Among top roasters, one of the most often seen origins for Ethiopian Yirgacheffe coffees is from the Kochere growing regions which produces some highly aromatic coffees with floral and citrus notes, sometimes hinting at tea flavors with excellent balanced clean acidity.

A while back, a post on CleanHotDry asked what was more important to you the origin or the roaster when you buy a coffee? Having tasted several examples of these coffees, I am leaning more towards the answer of roaster. Although the general quality of the coffee from this growing region is generally good, roasters still pick the individual lots which can vary greatly in taste, and then must produce a roast that best brings out the quality of the beans. This year, my two favorite examples so far were from Kuma Roasters in Seattle and Madcap Coffee in Grand Rapids.

Kuma Coffee Kochere

Kuma Coffee is a small, quality-focused roaster out of Seattle that roasts using a vintage Probat L12 roaster in small 12 pound batches. When their one-way foil bags with arrived with their Kochere espresso, it was my first introduction to their coffees. After pulling it for a week, I definitely look forward to trying more of their coffees.
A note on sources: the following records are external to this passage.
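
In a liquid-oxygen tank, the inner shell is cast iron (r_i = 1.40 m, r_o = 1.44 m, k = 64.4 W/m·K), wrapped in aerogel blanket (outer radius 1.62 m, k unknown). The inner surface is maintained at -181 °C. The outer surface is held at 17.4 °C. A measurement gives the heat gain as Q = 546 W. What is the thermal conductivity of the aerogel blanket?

ΣR = ΔT/Q = |-181 − 17.4|/546 = 0.3634 K/W
Known resistances:
  R_cast iron = (1/1.40 − 1/1.44)/(4πk) = 0.01984/(4π·64.4) = 2.452×10^-5 K/W
R_aerogel blanket = ΣR − ΣR_known = 0.3634 − 2.452×10^-5 = 0.3634 K/W
(1/r₁−1/r₂)/(4πk) = 0.3634 ⇒ k = 0.07716/(4π·0.3634) = 0.0169 W/m·K

k = 0.0169 W/m·K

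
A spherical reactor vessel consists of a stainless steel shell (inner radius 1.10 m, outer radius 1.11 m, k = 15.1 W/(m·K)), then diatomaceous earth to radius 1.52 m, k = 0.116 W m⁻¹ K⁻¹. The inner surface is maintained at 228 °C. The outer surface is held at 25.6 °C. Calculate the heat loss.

Resistance network (inner→outer):
  R_stainless steel = (1/1.10 − 1/1.11)/(4πk) = 0.008190/(4π·15.1) = 4.316×10^-5 K/W
  R_diatomaceous earth = (1/1.11 − 1/1.52)/(4πk) = 0.2430/(4π·0.116) = 0.1667 K/W
ΣR = 4.316×10^-5 + 0.1667 = 0.1667 K/W
Q = ΔT/ΣR = (228 °C − 25.6 °C)/0.1667 = 1210 W

Q = 1210 W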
In terms of pulling this coffee, my favourite shots were pulled with 18 grams in, about 27 grams out in 30 seconds at about 200 degress. This really brought out the crispness of the coffee and made the fir acidity on the end of the shot very subtle and pleasant. Pulling it short caused harshness to come out quickly, so I avoided the ristretto with this coffee. When pulling it for cappuccino, I found the acidity finicky and needed to be tamed more, so I went a bit hotter and longer, although I felt the coffee was best suited in espresso.

For the espresso, the fragrant nose was intriguing with bergamot tea notes combining with lemon notes. On first sip a big crispy lemony taste opened the shot turning into black tea notes and turned to berry sweetness on top of dark chocolate. After taming, the lemon acidity changed into clean fir-tree acidity on the finish leaving a clean refreshing crisp after taste. Mouthfeel felt silky and pleasantly light. This is a great coffee for those who like crispy clean coffees with tea flavours. The fir notes provide an interesting, pleasant variation.

Madcap Coffee Kochere

Madcap Coffee has been a quickly rising quality-focused roaster out of Grand Rapids, Michigan, which is also expanding to the Washington, DC area this year. Since starting up in 2008, they have done very well in many barista competitions and have had a strong presence in the Coffee Commons TEDx project. In Toronto, we have been lucky that Mercury Espresso has been carrying their coffee for the last half year. Their dark black 14 ounce foil bags with one-way valve and stitched on logo are unique, as are many of their coffees that I have enjoyed in tastings and at home. When I buy one of their bags, I usually have high expectations which are often met. The Kochere was no exception.

In terms of pulling this coffee, my starting point were the parameters from Mercury from which I found myself maintain everything, but going a tad longer on the output: with 18 grams in, about 30 grams out in 28 seconds at about 198 degrees. As Kuma’s coffee, tight pulls seemed to increase both sweetness and bitterness, while the longer pull highlight the coffee’s wonderful crispness, complexities, silky mouthfeel, and flavor nuances. The nose was a highlight to begin as big citrus and jasmine florals appeared. Clean citrus and subtle berry acidity opened the shot that rolled on top of a deep dark caramel and molasses flavour. The after taste was short as sweetness combined with a some subtle tea-like florals. In milk, the acidity played nicely as the dark caramel came to the forefront and hints dark chocolate also appeared.

I also had the pleasure of trying this coffee in an Aeropress where I found a bergamot citrus to appear more prominently on the nose, while the cup was a well-balanced clean, crisp cup featuring citrus, floral with deep sweetly rich caramel.

Conclusions

Given often featured Ethiopians on the blog, I felt it was appropriate that I highlight some great examples from the Kochere region that I have been enjoying recently. Kuma and Madcap offer excellent examples of coffees that are clean and crisp and have some interesting subtle flavours including many citrus and tea notes.